Njoku’s agent Drew Rosenhaus confirmed Njoku ended his trade request following some meetings with the Browns in a subsequent email to Cleveland.com’s Mary Kay Cabot:
Rosenhaus said in an email response that Njoku “has had some good meetings with the new Browns organization including GM Andrew Berry, and he has decided to give the team his full commitment right now and go from there.”
The Browns selected Njoku with the 29th overall pick in the 2017 NFL draft, the third of three first-round picks that year.
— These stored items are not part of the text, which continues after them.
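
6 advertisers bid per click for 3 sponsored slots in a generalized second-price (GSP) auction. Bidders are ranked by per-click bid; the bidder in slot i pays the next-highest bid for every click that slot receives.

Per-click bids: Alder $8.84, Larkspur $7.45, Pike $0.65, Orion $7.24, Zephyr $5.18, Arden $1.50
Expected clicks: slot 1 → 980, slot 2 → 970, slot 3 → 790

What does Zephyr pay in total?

Zephyr pays $0.00

Sorting advertisers: $8.84 (Alder) > $7.45 (Larkspur) > $7.24 (Orion) > $5.18 (Zephyr) > …
Zephyr ranks below slot 3 → no slot, pays nothing.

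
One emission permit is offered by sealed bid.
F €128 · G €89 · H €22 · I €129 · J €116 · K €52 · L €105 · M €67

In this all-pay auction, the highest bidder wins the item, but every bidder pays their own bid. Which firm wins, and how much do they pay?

I pays €129

Rule: the highest bidder wins the item, but every bidder pays their own bid.
Bids ranked: 129 (I) > 128 (F) > 116 (J) > 105 (L) > 89 (G) > 67 (M) > …
I wins with the top bid; all bids are sunk regardless.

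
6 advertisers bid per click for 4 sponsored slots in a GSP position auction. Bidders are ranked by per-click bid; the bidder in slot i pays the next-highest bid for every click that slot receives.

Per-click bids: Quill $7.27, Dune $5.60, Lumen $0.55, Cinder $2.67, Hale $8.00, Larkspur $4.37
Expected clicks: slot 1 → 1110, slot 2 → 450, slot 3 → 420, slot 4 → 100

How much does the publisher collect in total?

Total revenue: $12692.10

Per-click bids in order: $8.00 (Hale) > $7.27 (Quill) > $5.60 (Dune) > $4.37 (Larkspur) > $2.67 (Cinder) > …
Slot 1: Hale pays $7.27 × 1110 = $8069.70
Slot 2: Quill pays $5.60 × 450 = $2520.00
Slot 3: Dune pays $4.37 × 420 = $1835.40
Slot 4: Larkspur pays $2.67 × 100 = $267.00
Total = $12692.10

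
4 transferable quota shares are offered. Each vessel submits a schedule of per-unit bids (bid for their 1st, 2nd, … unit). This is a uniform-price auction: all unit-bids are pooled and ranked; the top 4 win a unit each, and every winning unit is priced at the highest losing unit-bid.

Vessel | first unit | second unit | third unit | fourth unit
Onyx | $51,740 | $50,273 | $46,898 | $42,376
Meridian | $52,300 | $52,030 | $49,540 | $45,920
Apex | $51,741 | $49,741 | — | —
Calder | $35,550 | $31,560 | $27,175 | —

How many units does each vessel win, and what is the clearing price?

Apex 1, Meridian 2, Onyx 1; clearing price $50,273

Merging the schedules and taking the best 4: 52,300 (Meridian-1), 52,030 (Meridian-2), 51,741 (Apex-1), 51,740 (Onyx-1)
The (k+1)-th unit-bid is $50,273.
Allocation: Apex 1, Meridian 2, Onyx 1.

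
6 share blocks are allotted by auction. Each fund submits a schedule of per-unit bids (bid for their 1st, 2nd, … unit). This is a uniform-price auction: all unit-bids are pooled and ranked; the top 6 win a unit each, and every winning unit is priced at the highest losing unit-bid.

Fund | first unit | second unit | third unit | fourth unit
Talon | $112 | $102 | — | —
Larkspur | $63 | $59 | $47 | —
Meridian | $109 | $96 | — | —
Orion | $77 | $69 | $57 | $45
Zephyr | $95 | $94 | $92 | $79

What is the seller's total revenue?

Merging the schedules and taking the best 6: 112 (Talon-1), 109 (Meridian-1), 102 (Talon-2), 96 (Meridian-2), 95 (Zephyr-1), 94 (Zephyr-2)
The (k+1)-th unit-bid is $92.
Allocation: Meridian 2, Talon 2, Zephyr 2. Every unit priced at $92.
Revenue = 6 × 92 = $552.

Total revenue: $552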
After posting 1,025 receiving yards and 8 touchdowns between his rookie and sophomore seasons, Njoku missed all but four games last season due to a broken wrist suffered in Week 2. The Browns still exercised his fifth-year option in April, keeping him under contract until after the 2021-22 season.
At first glance, that would appear to make Njoku an odd man out in Cleveland’s latest splashy offseason. However, the man running the Browns offense, new head coach Kevin Stefanski, will almost definitely have a use for the former first-rounder.
Prior to landing in Cleveland, Stefanski had used two-tight end sets more than any other team as the offensive coordinator of the Minnesota Vikings. Tight ends Kyle Rudolph and Irv Smith Jr. saw an almost identical amount of targets, 48 to 47 respectively last year.
Kevin Stefanski’s Vikings offense had at least two tight ends on the field 53 percent of the time this season. No team used multiple tight end sets more. #Browns
In Hooper and Njoku, Stefanski has two players that would be worth using to maintain that trend. Stefanski said as much following Hooper’s signing and the drafting of Florida Atlantic tight end Harrison Bryant in the fourth round of the 2020 NFL draft.
“I see guys you don’t have to leave in one position,” Stefanski said. “Versatility is the key for us. We will be in 12 personnel (one back, two tight ends) and we’ll be 13 (one back, three tight ends). What we don’t want to do is become predictable. We’ll have different formations out of each personnel group. We’re trying to be difficult to defend … we want (tight end) to be a position of strength for us.”
This was all known before Njoku lobbied his trade request, but it might have taken a full breakdown of the Browns’ plan for the offense to convince him that it would be worth sticking around.